Da quasi due anni assistiamo a un orrore per cui è ormai impossibile trovare parole adeguate. Gaza è devastata: città ridotte in macerie, ospedali bombardati, famiglie costrette a fuggire, e rifuggire ancora. Il 90% della popolazione è stata sfollata. Sono state accertate oltre 60’000 uccisioni, ma decine di migliaia di persone restano probabilmente sepolte sotto le macerie. Un terzo delle vittime, più di 20’000, sono bambine e bambini: una classe scolastica cancellata ogni giorno. Non sono semplici numeri: sono vite.

La commissione d’inchiesta delle Nazioni Unite ha confermato quello che si sapeva in realtà da tempo: lo Stato di Israele sta perpetrando un genocidio. Gli atti commessi – bombardamenti indiscriminati, fame usata come arma, distruzione sistematica di infrastrutture civili, la volontà dichiarata di radere al suolo Gaza – rientrano a pieno titolo in ciò che il diritto internazionale definisce tale.

In Europa si moltiplicano intanto le voci che chiedono più spese militari. Ma non è per aumentare i bilanci della difesa che serve coraggio. Il vero coraggio, oggi, sta nella difesa del diritto internazionale umanitario: nel dire apertamente che nessuno Stato, nemmeno Israele, può porsi al di sopra delle regole vincolanti che proteggono le persone civili.

Queste regole, sancite dalle Convenzioni di Ginevra, si fondano su due pilastri semplici e universali: la distinzione, cioè l’obbligo di distinguere tra combattenti e civili, tra obiettivi militari e infrastrutture civili; e la proporzionalità, secondo cui un attacco non è lecito se i danni previsti ai civili sono sproporzionati rispetto al vantaggio militare ottenuto. È l’essenza del diritto umanitario. Eppure, a Gaza, questi principi vengono quotidianamente calpestati, sotto gli occhi di una comunità internazionale che sa, ma non reagisce.

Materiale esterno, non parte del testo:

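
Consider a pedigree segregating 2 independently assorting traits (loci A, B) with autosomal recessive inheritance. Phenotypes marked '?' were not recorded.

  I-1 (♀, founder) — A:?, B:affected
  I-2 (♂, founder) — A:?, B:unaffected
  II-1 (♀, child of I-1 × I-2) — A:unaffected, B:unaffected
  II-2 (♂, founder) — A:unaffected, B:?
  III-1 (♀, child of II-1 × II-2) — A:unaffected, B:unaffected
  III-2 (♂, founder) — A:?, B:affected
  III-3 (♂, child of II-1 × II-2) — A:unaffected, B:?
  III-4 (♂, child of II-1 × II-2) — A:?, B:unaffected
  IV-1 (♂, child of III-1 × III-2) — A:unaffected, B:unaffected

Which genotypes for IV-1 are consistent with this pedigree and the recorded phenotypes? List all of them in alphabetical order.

IV-1 ∈ {AA Bb, Aa Bb}

A/I-1 ? ·: AA|Aa|aa
A/I-2 ? ·: AA|Aa|aa
A/II-1 un I-1×I-2: AA|Aa
A/II-2 un ·: AA|Aa
A/III-1 un II-1×II-2: AA|Aa
A/III-2 ? ·: AA|Aa|aa
A/III-3 un II-1×II-2: AA|Aa
A/III-4 ? II-1×II-2: AA|Aa|aa
A/IV-1 un III-1×III-2: AA|Aa
⇒ A over [I-1,I-2,II-1,II-2,III-1,III-2,III-3,III-4,IV-1]: 790 consistent
B/I-1 aff ·: bb
B/I-2 un ·: BB|Bb
B/II-1 un I-1×I-2: Bb
B/II-2 ? ·: BB|Bb|bb
B/III-1 un II-1×II-2: BB|Bb
B/III-2 aff ·: bb
B/III-3 ? II-1×II-2: BB|Bb|bb
B/III-4 un II-1×II-2: BB|Bb
B/IV-1 un III-1×III-2: Bb
⇒ B over [I-1,I-2,II-1,II-2,III-1,III-2,III-3,III-4,IV-1]: 44 consistent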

Ed è qui che entra in gioco anche la Svizzera. Paese depositario delle Convenzioni di Ginevra, simbolo stesso del diritto umanitario. Fa impressione il silenzio del nostro governo, la prudenza diplomatica che si trasforma in immobilismo. Abbiamo reagito, giustamente!, con prontezza all’aggressione russa in Ucraina, condannando fermamente l’invasione e imponendo sanzioni. Ma contro Israele, nonostante i rapporti delle Nazioni Unite e gli appelli della società civile, nulla. Due pesi e due misure che erodono la credibilità del nostro Paese.

Oggi sembra essersene dimenticato, ma Ignazio Cassis lo aveva spiegato con enfasi e convinzione a proposito della Russia: neutralità non significa indifferenza. Neutralità significa molto più assumersi la responsabilità di richiamare chiunque, senza eccezioni, al rispetto del diritto umanitario. E se uno Stato – come oggi Israele – lo viola in maniera spietata, sistematica e prolungata, bisogna fare tutto il possibile per fermare queste violazioni. Serve pressione politica, diplomatica ed economica; serve sostenere senza ambiguità i tribunali internazionali; serve ribadire con forza che le regole valgono per chiunque, sempre.

Gaza ci mette davanti a un bivio: continuare a rifugiarsi dietro formule prudenti, o dimostrare finalmente il coraggio della coerenza. Non quello delle armi, non quello delle parate militari, ma il coraggio civile e politico di difendere la legge quando è più difficile farlo.

La storia non sarà indulgente. Giudicherà chi ha avuto la forza di difendere il diritto, e chi ha scelto di voltarsi dall’altra parte. Perché – come cantava De André – “anche se voi vi credete assolti, siete lo stesso coinvolti. E anche se ora ve ne fregate, voi quella notte – voi c’eravate”.